You would probably say “bullshit”. And you would be right.
Such was the case when Twitter user @RayRedacted found a hanging “30TB SSD External Flash Drive Type-C” on AliExpress for less than $30. Now Ray is no fool and knew this was an extremely common (although rarely brazen) fake storage scam. But out of morbid curiosity, he bought one just to test and tear it down. This particular drive is notable because it apes Samsung’s wildly popular portable SSD designs…and it appears to be available on more popular and supposedly legitimate marketplaces as well, like Walmart.com.
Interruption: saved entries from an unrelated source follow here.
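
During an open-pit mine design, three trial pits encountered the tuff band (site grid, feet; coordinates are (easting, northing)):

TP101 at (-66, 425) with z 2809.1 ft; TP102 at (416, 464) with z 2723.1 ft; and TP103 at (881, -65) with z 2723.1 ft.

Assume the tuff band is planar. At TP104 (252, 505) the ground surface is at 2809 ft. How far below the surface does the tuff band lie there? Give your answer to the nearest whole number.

Two edge vectors: TP101→TP102 = (482, 39, -86), TP101→TP103 = (947, -490, -86).
Normal n = (TP101→TP102) × (TP101→TP103) = (-45494, -39990, -273113).
So ∂z/∂E = −n_x/n_z = −0.16658 and ∂z/∂N = −n_y/n_z = −0.14642.
Intercept c from TP101: 2809.1 − 10.99 + 62.23 = 2860.34.
At (252, 505): z_contact = −42.0 − 73.9 + 2860.34 = 2744.4 ft.
Depth below ground = 2809 − 2744.4 = 65 ft.

65 ft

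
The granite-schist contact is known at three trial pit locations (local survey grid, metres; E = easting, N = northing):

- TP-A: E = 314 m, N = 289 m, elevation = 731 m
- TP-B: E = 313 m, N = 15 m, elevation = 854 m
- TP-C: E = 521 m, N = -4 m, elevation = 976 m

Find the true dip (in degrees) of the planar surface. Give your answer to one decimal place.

Let the plane be z = a·E + b·N + c.
TP-B−TP-A: −1a − 274b = 123;  TP-C−TP-A: 207a − 293b = 245.
Solving gives a = 0.54535, b = −0.45090.
Gradient magnitude |∇z| = √(a² + b²) = √(0.29741 + 0.20331) = 0.70761.
True dip = arctan(0.70761) = 35.3°, dipping toward NW (azimuth ≈ 310°).

35.3°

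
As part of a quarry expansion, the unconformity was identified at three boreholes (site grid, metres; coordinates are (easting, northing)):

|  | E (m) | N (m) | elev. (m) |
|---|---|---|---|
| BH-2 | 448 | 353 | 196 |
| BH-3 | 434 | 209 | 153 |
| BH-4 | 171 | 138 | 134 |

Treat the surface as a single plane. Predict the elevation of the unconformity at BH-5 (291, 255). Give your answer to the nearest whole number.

168 m

Two edge vectors: BH-2→BH-3 = (-14, -144, -43), BH-2→BH-4 = (-277, -215, -62).
Normal n = (BH-2→BH-3) × (BH-2→BH-4) = (-317, 11043, -36878).
So ∂z/∂E = −n_x/n_z = −0.00860 and ∂z/∂N = −n_y/n_z = 0.29945.
Intercept c from BH-2: 196 + 3.85 − 105.70 = 94.15.
At (291, 255): z = −2.5 + 76.4 + 94.15 = 168.0 m.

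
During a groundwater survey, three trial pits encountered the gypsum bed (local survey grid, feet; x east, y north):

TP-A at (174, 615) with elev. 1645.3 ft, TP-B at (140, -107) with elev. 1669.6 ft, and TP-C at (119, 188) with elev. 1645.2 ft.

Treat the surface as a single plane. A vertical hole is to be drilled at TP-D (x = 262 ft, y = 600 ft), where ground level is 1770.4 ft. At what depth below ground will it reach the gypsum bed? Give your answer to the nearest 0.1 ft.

Two edge vectors: TP-A→TP-B = (-34, -722, 24.3), TP-A→TP-C = (-55, -427, -0.1).
Normal n = (TP-A→TP-B) × (TP-A→TP-C) = (10448.3, -1339.9, -25192).
So ∂z/∂x = −n_x/n_z = 0.41475 and ∂z/∂y = −n_y/n_z = −0.05319.
Intercept c from TP-A: 1645.3 − 72.17 + 32.71 = 1605.84.
At (262, 600): z_contact = 108.66 − 31.91 + 1605.84 = 1682.60 ft.
Depth below ground = 1770.4 − 1682.60 = 87.8 ft.

87.8 ft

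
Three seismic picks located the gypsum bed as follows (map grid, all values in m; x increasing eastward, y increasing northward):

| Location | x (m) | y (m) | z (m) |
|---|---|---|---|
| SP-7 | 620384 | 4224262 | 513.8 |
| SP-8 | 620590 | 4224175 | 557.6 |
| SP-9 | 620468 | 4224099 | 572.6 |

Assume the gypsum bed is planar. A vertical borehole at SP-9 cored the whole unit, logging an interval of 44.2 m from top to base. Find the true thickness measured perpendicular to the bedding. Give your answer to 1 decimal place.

42.0 m

Let the plane be z = a·x + b·y + c.
SP-8−SP-7: 206a − 87b = 43.8;  SP-9−SP-7: 84a − 163b = 58.8.
Solving gives a = 0.07704, b = −0.32104.
|∇z| = √(a²+b²) = 0.33015, so dip δ = arctan(0.33015) = 18.27°.
True thickness = vertical thickness × cos δ = 44.2 × cos 18.27° = 42.0 m.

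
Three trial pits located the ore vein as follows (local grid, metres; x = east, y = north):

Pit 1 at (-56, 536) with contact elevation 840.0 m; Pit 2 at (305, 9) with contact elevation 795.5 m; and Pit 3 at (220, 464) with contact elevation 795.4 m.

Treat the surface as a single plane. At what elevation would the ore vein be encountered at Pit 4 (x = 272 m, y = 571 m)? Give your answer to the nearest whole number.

Let the plane be z = a·x + b·y + c.
Pit 2−Pit 1: 361a − 527b = −44.5;  Pit 3−Pit 1: 276a − 72b = −44.6.
Solving gives a = −0.16993, b = −0.03197.
Then c = 840 − a·-56 − b·536 = 847.62.
At (272, 571): z = −46.2 − 18.3 + 847.62 = 783.1 m.

783 m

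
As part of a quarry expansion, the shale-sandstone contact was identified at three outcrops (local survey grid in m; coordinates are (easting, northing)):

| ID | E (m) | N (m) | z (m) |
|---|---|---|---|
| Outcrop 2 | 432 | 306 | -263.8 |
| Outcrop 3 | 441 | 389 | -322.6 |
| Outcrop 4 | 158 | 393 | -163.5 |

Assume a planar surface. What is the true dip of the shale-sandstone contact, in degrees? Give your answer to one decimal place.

Let the plane be z = a·E + b·N + c.
Outcrop 3−Outcrop 2: 9a + 83b = −58.8;  Outcrop 4−Outcrop 2: −274a + 87b = 100.3.
Solving gives a = −0.57133, b = −0.64648.
Gradient magnitude |∇z| = √(a² + b²) = √(0.32642 + 0.41794) = 0.86276.
True dip = arctan(0.86276) = 40.8°, dipping toward NE (azimuth ≈ 041°).

40.8°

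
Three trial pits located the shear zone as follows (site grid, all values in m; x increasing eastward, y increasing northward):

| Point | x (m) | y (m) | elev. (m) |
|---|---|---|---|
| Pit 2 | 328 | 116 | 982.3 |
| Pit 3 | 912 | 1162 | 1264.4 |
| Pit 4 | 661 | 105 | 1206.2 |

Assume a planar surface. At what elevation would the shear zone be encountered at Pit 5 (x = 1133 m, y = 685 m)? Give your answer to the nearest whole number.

1462 m

Let the plane be z = a·x + b·y + c.
Pit 3−Pit 2: 584a + 1046b = 282.1;  Pit 4−Pit 2: 333a − 11b = 223.9.
Solving gives a = 0.66894, b = −0.10379.
Then c = 982.3 − a·328 − b·116 = 774.93.
At (1133, 685): z = 757.9 − 71.1 + 774.93 = 1461.7 m.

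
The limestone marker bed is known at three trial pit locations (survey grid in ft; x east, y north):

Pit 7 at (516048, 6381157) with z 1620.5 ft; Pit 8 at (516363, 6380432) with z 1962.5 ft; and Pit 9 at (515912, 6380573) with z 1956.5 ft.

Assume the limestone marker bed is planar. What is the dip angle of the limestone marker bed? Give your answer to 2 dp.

Two edge vectors: Pit 7→Pit 8 = (315, -725, 342), Pit 7→Pit 9 = (-136, -584, 336).
Normal n = (Pit 7→Pit 8) × (Pit 7→Pit 9) = (-43872, -152352, -282560).
So ∂z/∂x = −n_x/n_z = −0.15527 and ∂z/∂y = −n_y/n_z = −0.53918.
Gradient magnitude |∇z| = √(a² + b²) = √(0.02411 + 0.29072) = 0.56110.
True dip = arctan(0.56110) = 29.30°, dipping toward NNE (azimuth ≈ 016°).

29.30°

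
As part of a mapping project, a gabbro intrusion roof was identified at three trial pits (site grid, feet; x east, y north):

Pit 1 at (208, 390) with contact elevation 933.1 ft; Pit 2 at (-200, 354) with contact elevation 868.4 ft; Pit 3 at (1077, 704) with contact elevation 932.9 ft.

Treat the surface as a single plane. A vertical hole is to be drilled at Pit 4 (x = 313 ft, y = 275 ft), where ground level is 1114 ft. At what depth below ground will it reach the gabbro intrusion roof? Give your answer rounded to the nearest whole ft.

Two edge vectors: Pit 1→Pit 2 = (-408, -36, -64.7), Pit 1→Pit 3 = (869, 314, -0.2).
Normal n = (Pit 1→Pit 2) × (Pit 1→Pit 3) = (20323, -56305.9, -96828).
So ∂z/∂x = −n_x/n_z = 0.20989 and ∂z/∂y = −n_y/n_z = −0.58150.
Intercept c from Pit 1: 933.1 − 43.66 + 226.79 = 1116.23.
At (313, 275): z_contact = 65.7 − 159.9 + 1116.23 = 1022.0 ft.
Depth below ground = 1114 − 1022.0 = 92 ft.

92 ft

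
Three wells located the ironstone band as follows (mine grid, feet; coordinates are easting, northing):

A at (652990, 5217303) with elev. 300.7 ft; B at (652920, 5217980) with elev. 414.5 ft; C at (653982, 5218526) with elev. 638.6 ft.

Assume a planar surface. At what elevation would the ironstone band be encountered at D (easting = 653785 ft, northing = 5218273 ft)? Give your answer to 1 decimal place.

Two edge vectors: A→B = (-70, 677, 113.8), A→C = (992, 1223, 337.9).
Normal n = (A→B) × (A→C) = (89580.9, 136542.6, -757194).
So ∂z/∂easting = −n_x/n_z = 0.118306405 and ∂z/∂northing = −n_y/n_z = 0.180327102.
Intercept c from A: 300.7 − 77252.90 − 940821.13 = −1017773.33.
At (653785, 5218273): z = 77347.0 + 940996.0 − 1017773.33 = 569.7 ft.

569.7 ft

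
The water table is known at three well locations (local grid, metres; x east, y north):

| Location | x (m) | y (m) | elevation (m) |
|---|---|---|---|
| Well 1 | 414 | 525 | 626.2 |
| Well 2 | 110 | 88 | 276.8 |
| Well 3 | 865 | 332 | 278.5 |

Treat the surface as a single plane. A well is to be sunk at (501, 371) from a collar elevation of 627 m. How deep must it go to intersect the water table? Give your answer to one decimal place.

Let the plane be z = a·x + b·y + c.
Well 2−Well 1: −304a − 437b = −349.4;  Well 3−Well 1: 451a − 193b = −347.7.
Solving gives a = −0.33043, b = 1.02941.
Then c = 626.2 − a·414 − b·525 = 222.56.
At (501, 371): z_contact = −165.55 + 381.91 + 222.56 = 438.92 m.
Depth below ground = 627 − 438.92 = 188.1 m.

188.1 m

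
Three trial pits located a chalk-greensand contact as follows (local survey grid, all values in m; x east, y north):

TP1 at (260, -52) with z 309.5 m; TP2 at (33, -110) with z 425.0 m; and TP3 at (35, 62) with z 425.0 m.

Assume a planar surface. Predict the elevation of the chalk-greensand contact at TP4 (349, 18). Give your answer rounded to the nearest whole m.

Two edge vectors: TP1→TP2 = (-227, -58, 115.5), TP1→TP3 = (-225, 114, 115.5).
Normal n = (TP1→TP2) × (TP1→TP3) = (-19866, 231, -38928).
So ∂z/∂x = −n_x/n_z = −0.51033 and ∂z/∂y = −n_y/n_z = 0.00593.
Intercept c from TP1: 309.5 + 132.68 + 0.31 = 442.49.
At (349, 18): z = −178.1 + 0.1 + 442.49 = 264.5 m.

264 m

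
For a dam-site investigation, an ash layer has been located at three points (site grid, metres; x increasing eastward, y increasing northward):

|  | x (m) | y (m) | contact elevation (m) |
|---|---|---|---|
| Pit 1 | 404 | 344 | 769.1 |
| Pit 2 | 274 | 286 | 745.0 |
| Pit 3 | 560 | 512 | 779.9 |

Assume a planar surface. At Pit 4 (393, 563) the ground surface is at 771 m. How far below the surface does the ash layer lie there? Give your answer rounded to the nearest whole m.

Let the plane be z = a·x + b·y + c.
Pit 2−Pit 1: −130a − 58b = −24.1;  Pit 3−Pit 1: 156a + 168b = 10.8.
Solving gives a = 0.26754, b = −0.18415.
Then c = 769.1 − a·404 − b·344 = 724.36.
At (393, 563): z_contact = 105.1 − 103.7 + 724.36 = 725.8 m.
Depth below ground = 771 − 725.8 = 45 m.

45 m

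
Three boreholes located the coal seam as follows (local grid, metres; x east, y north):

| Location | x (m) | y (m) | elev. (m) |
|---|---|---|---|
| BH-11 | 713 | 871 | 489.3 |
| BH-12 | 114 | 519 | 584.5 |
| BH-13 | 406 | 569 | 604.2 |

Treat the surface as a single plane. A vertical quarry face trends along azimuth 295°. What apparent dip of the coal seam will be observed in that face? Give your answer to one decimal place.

20.6°

Two edge vectors: BH-11→BH-12 = (-599, -352, 95.2), BH-11→BH-13 = (-307, -302, 114.9).
Normal n = (BH-11→BH-12) × (BH-11→BH-13) = (-11694.4, 39598.7, 72834).
So ∂z/∂x = −n_x/n_z = 0.16056 and ∂z/∂y = −n_y/n_z = −0.54368.
Unit vector along 295° is (sin 295°, cos 295°) = (-0.9063, 0.4226).
Slope in that direction = a·(-0.9063) + b·(0.4226) = −0.37529.
Apparent dip = arctan|0.37529| = 20.6° (true dip is 29.5°, so apparent ≤ true as expected).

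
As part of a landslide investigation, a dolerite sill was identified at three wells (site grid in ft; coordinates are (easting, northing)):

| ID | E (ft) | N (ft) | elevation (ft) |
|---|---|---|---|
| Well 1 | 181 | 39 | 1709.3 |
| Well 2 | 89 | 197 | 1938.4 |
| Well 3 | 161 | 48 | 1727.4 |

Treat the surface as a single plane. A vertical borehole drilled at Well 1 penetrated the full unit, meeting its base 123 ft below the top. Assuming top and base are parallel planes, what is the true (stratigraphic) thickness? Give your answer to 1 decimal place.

Let the plane be z = a·E + b·N + c.
Well 2−Well 1: −92a + 158b = 229.1;  Well 3−Well 1: −20a + 9b = 18.1.
Solving gives a = −0.34215, b = 1.25077.
|∇z| = √(a²+b²) = 1.29673, so dip δ = arctan(1.29673) = 52.36°.
True thickness = vertical thickness × cos δ = 123 × cos 52.36° = 75.1 ft.

75.1 ft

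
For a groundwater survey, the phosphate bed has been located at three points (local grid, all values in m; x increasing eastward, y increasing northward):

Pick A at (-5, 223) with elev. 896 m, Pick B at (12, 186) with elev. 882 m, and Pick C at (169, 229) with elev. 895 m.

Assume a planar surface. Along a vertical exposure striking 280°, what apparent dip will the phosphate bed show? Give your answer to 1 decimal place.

4.7°

Two edge vectors: Pick A→Pick B = (17, -37, -14), Pick A→Pick C = (174, 6, -1).
Normal n = (Pick A→Pick B) × (Pick A→Pick C) = (121, -2419, 6540).
So ∂z/∂x = −n_x/n_z = −0.01850 and ∂z/∂y = −n_y/n_z = 0.36988.
Unit vector along 280° is (sin 280°, cos 280°) = (-0.9848, 0.1736).
Slope in that direction = a·(-0.9848) + b·(0.1736) = 0.08245.
Apparent dip = arctan|0.08245| = 4.7° (true dip is 20.3°, so apparent ≤ true as expected).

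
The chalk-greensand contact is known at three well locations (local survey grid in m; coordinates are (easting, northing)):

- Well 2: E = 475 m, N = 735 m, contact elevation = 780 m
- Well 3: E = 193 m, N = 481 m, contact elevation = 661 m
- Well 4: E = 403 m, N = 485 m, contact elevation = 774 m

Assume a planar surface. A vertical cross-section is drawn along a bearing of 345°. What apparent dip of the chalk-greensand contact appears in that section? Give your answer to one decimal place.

15.0°

Let the plane be z = a·E + b·N + c.
Well 3−Well 2: −282a − 254b = −119;  Well 4−Well 2: −72a − 250b = −6.
Solving gives a = 0.54060, b = −0.13169.
Unit vector along 345° is (sin 345°, cos 345°) = (-0.2588, 0.9659).
Slope in that direction = a·(-0.2588) + b·(0.9659) = −0.26713.
Apparent dip = arctan|0.26713| = 15.0° (true dip is 29.1°, so apparent ≤ true as expected).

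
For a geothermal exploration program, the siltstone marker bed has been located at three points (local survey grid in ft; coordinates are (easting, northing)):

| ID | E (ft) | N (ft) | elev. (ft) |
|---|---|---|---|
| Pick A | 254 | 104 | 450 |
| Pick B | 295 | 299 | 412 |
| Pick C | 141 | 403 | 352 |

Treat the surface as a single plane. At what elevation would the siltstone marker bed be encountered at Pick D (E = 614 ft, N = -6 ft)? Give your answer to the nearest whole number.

Let the plane be z = a·E + b·N + c.
Pick B−Pick A: 41a + 195b = −38;  Pick C−Pick A: −113a + 299b = −98.
Solving gives a = 0.22593, b = −0.24237.
Then c = 450 − a·254 − b·104 = 417.82.
At (614, -6): z = 138.7 + 1.5 + 417.82 = 558.0 ft.

558 ft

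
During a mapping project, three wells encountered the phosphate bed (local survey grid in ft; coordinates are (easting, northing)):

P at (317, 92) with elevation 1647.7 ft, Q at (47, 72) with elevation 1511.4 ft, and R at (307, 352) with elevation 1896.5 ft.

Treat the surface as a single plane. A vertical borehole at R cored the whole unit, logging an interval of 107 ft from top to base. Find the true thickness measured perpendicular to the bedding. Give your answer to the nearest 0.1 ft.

73.2 ft

Let the plane be z = a·E + b·N + c.
Q−P: −270a − 20b = −136.3;  R−P: −10a + 260b = 248.8.
Solving gives a = 0.43270, b = 0.97357.
|∇z| = √(a²+b²) = 1.06539, so dip δ = arctan(1.06539) = 46.81°.
True thickness = vertical thickness × cos δ = 107 × cos 46.81° = 73.2 ft.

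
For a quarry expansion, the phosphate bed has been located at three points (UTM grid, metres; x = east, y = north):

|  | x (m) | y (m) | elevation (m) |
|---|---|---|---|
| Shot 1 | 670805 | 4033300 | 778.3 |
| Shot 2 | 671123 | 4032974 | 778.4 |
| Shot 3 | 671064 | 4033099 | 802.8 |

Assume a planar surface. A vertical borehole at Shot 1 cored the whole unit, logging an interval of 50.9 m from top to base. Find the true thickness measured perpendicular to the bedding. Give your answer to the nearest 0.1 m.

44.7 m

Let the plane be z = a·x + b·y + c.
Shot 2−Shot 1: 318a − 326b = 0.1;  Shot 3−Shot 1: 259a − 201b = 24.5.
Solving gives a = 0.38833, b = 0.37849.
|∇z| = √(a²+b²) = 0.54227, so dip δ = arctan(0.54227) = 28.47°.
True thickness = vertical thickness × cos δ = 50.9 × cos 28.47° = 44.7 m.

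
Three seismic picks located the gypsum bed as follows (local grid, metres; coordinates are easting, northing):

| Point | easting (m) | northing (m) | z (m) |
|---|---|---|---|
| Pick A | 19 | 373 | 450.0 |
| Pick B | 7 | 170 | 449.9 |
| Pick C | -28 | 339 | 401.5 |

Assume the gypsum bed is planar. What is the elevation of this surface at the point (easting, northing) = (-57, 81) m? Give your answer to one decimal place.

386.6 m

Let the plane be z = a·easting + b·northing + c.
Pick B−Pick A: −12a − 203b = −0.1;  Pick C−Pick A: −47a − 34b = −48.5.
Solving gives a = 1.07764, b = −0.06321.
Then c = 450 − a·19 − b·373 = 453.10.
At (-57, 81): z = −61.4 − 5.1 + 453.10 = 386.6 m.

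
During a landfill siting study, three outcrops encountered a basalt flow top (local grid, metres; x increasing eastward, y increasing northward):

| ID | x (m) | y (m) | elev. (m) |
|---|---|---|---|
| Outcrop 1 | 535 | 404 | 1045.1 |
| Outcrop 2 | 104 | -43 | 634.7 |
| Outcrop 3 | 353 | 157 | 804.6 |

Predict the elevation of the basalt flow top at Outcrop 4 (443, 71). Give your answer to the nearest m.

Two edge vectors: Outcrop 1→Outcrop 2 = (-431, -447, -410.4), Outcrop 1→Outcrop 3 = (-182, -247, -240.5).
Normal n = (Outcrop 1→Outcrop 2) × (Outcrop 1→Outcrop 3) = (6134.7, -28962.7, 25103).
So ∂z/∂x = −n_x/n_z = −0.24438 and ∂z/∂y = −n_y/n_z = 1.15375.
Intercept c from Outcrop 1: 1045.1 + 130.74 − 466.12 = 709.73.
At (443, 71): z = −108.3 + 81.9 + 709.73 = 683.4 m.

683 m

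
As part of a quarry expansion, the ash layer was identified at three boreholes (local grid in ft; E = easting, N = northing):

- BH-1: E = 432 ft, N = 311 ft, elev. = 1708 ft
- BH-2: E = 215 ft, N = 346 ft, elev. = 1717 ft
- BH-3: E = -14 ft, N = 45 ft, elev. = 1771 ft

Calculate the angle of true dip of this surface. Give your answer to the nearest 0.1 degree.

Two edge vectors: BH-1→BH-2 = (-217, 35, 9), BH-1→BH-3 = (-446, -266, 63).
Normal n = (BH-1→BH-2) × (BH-1→BH-3) = (4599, 9657, 73332).
So ∂z/∂E = −n_x/n_z = −0.06271 and ∂z/∂N = −n_y/n_z = −0.13169.
Gradient magnitude |∇z| = √(a² + b²) = √(0.00393 + 0.01734) = 0.14586.
True dip = arctan(0.14586) = 8.3°, dipping toward NNE (azimuth ≈ 025°).

8.3°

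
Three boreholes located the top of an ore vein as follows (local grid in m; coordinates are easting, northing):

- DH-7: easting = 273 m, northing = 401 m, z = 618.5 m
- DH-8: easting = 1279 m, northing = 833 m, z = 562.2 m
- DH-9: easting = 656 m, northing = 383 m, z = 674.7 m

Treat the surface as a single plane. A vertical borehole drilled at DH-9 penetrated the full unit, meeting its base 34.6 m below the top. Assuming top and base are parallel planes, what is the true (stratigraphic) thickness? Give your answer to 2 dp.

Two edge vectors: DH-7→DH-8 = (1006, 432, -56.3), DH-7→DH-9 = (383, -18, 56.2).
Normal n = (DH-7→DH-8) × (DH-7→DH-9) = (23265, -78100.1, -183564).
So ∂z/∂easting = −n_x/n_z = 0.12674 and ∂z/∂northing = −n_y/n_z = −0.42547.
|∇z| = √(a²+b²) = 0.44394, so dip δ = arctan(0.44394) = 23.94°.
True thickness = vertical thickness × cos δ = 34.6 × cos 23.94° = 31.62 m.

31.62 m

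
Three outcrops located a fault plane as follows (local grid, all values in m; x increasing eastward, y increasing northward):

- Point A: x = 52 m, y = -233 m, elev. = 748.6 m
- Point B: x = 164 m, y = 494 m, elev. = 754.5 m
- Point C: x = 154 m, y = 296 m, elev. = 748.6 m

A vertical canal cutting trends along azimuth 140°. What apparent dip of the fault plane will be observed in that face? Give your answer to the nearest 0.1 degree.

9.4°

Let the plane be z = a·x + b·y + c.
Point B−Point A: 112a + 727b = 5.9;  Point C−Point A: 102a + 529b = 0.
Solving gives a = −0.20939, b = 0.04037.
Unit vector along 140° is (sin 140°, cos 140°) = (0.6428, -0.7660).
Slope in that direction = a·(0.6428) + b·(-0.7660) = −0.16552.
Apparent dip = arctan|0.16552| = 9.4° (true dip is 12.0°, so apparent ≤ true as expected).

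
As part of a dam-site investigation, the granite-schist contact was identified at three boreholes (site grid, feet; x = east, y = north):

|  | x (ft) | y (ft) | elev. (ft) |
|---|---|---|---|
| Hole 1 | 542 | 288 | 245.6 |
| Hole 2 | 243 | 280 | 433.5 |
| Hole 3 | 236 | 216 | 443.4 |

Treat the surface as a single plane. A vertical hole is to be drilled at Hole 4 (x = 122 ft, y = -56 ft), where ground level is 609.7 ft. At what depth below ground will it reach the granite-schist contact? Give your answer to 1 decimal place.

71.5 ft

Two edge vectors: Hole 1→Hole 2 = (-299, -8, 187.9), Hole 1→Hole 3 = (-306, -72, 197.8).
Normal n = (Hole 1→Hole 2) × (Hole 1→Hole 3) = (11946.4, 1644.8, 19080).
So ∂z/∂x = −n_x/n_z = −0.62612 and ∂z/∂y = −n_y/n_z = −0.08621.
Intercept c from Hole 1: 245.6 + 339.36 + 24.83 = 609.79.
At (122, -56): z_contact = −76.39 + 4.83 + 609.79 = 538.23 ft.
Depth below ground = 609.7 − 538.23 = 71.5 ft.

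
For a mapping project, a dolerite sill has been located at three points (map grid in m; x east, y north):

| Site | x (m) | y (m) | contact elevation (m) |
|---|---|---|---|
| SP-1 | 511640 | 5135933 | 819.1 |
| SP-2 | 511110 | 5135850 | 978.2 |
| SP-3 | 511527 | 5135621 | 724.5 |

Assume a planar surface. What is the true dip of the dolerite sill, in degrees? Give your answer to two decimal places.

29.75°

Two edge vectors: SP-1→SP-2 = (-530, -83, 159.1), SP-1→SP-3 = (-113, -312, -94.6).
Normal n = (SP-1→SP-2) × (SP-1→SP-3) = (57491, -68116.3, 155981).
So ∂z/∂x = −n_x/n_z = −0.36858 and ∂z/∂y = −n_y/n_z = 0.43670.
Gradient magnitude |∇z| = √(a² + b²) = √(0.13585 + 0.19070) = 0.57145.
True dip = arctan(0.57145) = 29.75°, dipping toward SE (azimuth ≈ 140°).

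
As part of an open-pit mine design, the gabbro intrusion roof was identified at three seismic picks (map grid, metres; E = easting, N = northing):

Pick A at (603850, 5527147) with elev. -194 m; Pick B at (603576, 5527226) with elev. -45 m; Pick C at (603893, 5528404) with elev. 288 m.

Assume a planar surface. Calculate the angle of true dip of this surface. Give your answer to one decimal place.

Let the plane be z = a·E + b·N + c.
Pick B−Pick A: −274a + 79b = 149;  Pick C−Pick A: 43a + 1257b = 482.
Solving gives a = −0.42901, b = 0.39813.
Gradient magnitude |∇z| = √(a² + b²) = √(0.18405 + 0.15851) = 0.58528.
True dip = arctan(0.58528) = 30.3°, dipping toward SE (azimuth ≈ 133°).

30.3°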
Since similar scams have been around for a while, you probably know what’s next. When the drive arrived, Ray plugged it in to find two virtual “15TB” drives, which didn’t run at USB 3.1 speeds, but at the much older and slower USB 2.0. When trying to actually fill the disks with several terabytes of data, the files appeared to be in place, but were unrecoverable. Indeed, it is easy for readers to report fake capacities to Windows, simply writing to themselves when the data exceeds the actual storage space.
Ray opened the drive with a razor blade and found two MicroSD cards stuck in place on an adapter circuit board, not the M.2 drive advertised in the package. After a little more investigation, the cards turned out to be 512 megabytes each, for a combined total capacity of… one gigabyte. The kind of storage that would put a 20-year-old MP3 player to shame. And it’s worth pointing out that if someone is out to sell fake discs, they’re probably not above slipping a little ransomware in there as well.
Ray’s story has been picked up by major sites like Ars Technica, but despite the increased visibility, the player (or an extremely similar player) remains available for purchase on Walmart.com. It’s the kind of thing that tends to happen when companies open up their sites beyond standard retail channels and let any online seller use them as their storefront, as noted by security researcher Robert Graham. But usually a little quality control can weed these scams out…which doesn’t mean they’re never spotted on similar omnibus storefronts, like Amazon and Newegg.
Anyone mildly technical could spot the scam from a mile away, but since it appears on a major retailer’s site, it’s definitely affecting at least a few innocent shoppers. Remember, you don’t need a CompSci degree to follow the old proverb: if it sounds too good to be true, it probably is.